‘Fiddler’ Writer Joseph Stein Dies
It’s hard not to hum “Sunrise, Sunset” (swiftly flow the years…) when reporting the death of Joseph Stein, the playwright who wrote the Semitic-kitsch musical classic “Fiddler on the Roof.” According to the BBC, Stein died at a New York hospital from complications after a fall; the writer had been in care suffering from prostate cancer. He was 98.
Stein earned a degree in social work from Columbia University in 1937 and worked for a decade as a psychiatric social worker, according to JTA. After a chance encounter with Zero Mostel, Stein began writing comedy sketches for radio personalities such as Tallulah Bankhead, Phil Silvers and Jackie Gleason, Broadway World noted. Stein later made his television debut while working with Sid Ceasar, when he joined Your Show of Shows and its impressive crew, including included Woody Allen, Mel Brooks, Carl Reiner and Larry Gelbart.

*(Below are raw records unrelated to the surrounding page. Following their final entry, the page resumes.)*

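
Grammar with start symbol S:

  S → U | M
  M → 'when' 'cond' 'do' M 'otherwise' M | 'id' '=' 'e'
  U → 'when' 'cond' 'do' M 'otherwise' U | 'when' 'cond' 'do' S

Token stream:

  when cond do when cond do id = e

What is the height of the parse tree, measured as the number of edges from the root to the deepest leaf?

6

[S [U when cond do [S [U when cond do [S [M id = e]]]]]]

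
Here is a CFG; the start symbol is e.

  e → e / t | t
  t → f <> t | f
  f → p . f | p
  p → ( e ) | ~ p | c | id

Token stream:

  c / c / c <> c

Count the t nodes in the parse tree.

[e [e [e [t [f [p c]]]] / [t [f [p c]]]] / [t [f [p c]] <> [t [f [p c]]]]]

4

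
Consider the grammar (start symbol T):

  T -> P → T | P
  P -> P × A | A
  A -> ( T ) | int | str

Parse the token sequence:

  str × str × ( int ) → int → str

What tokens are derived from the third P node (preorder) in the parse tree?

str

[T [P [P [P [A str]] × [A str]] × [A ( [T [P [A int]]] )]] → [T [P [A int]] → [T [P [A str]]]]]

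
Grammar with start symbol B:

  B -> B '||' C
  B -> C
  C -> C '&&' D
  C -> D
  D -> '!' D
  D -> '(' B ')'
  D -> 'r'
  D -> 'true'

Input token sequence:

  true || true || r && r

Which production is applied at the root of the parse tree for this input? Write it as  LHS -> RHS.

[B [B [B [C [D true]]] || [C [D true]]] || [C [C [D r]] && [D r]]]

B -> B '||' C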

“Fiddler,” based on Sholom Aleichem’s “Tevye and His Daughters,” is his biggest success. The show opened on Broadway in September 1964 and ran for over 3,200 performances. Zero Mostel played the lead character, Tevye, a Jewish milkman in Tsarist Russia struggling to confront change both within and around his home and family. “Fiddler” enjoyed many Broadway revivals, most recently in 2004 when British thespian Alfred Molina played Tevye.
AP reported that producers initially “had doubts the story would prove universal enough to attract a large audience.” But director/producer Harold Prince finally mounted the show. “The title ‘Fiddler on the Roof’ was suggested by Chagall’s painting,” Prince wrote in his stage memoir, “Contradictions.” “Joe Stein then accommodated what we all thought was an intriguing title with a monologue at the beginning of the show.”
Stein’s first wife, Sadie Singer, died in 1974, and he is survived by his second wife, Elisa Loti, their daughter, and three sons from his first marriage, according to an obituary in the UK Guardian.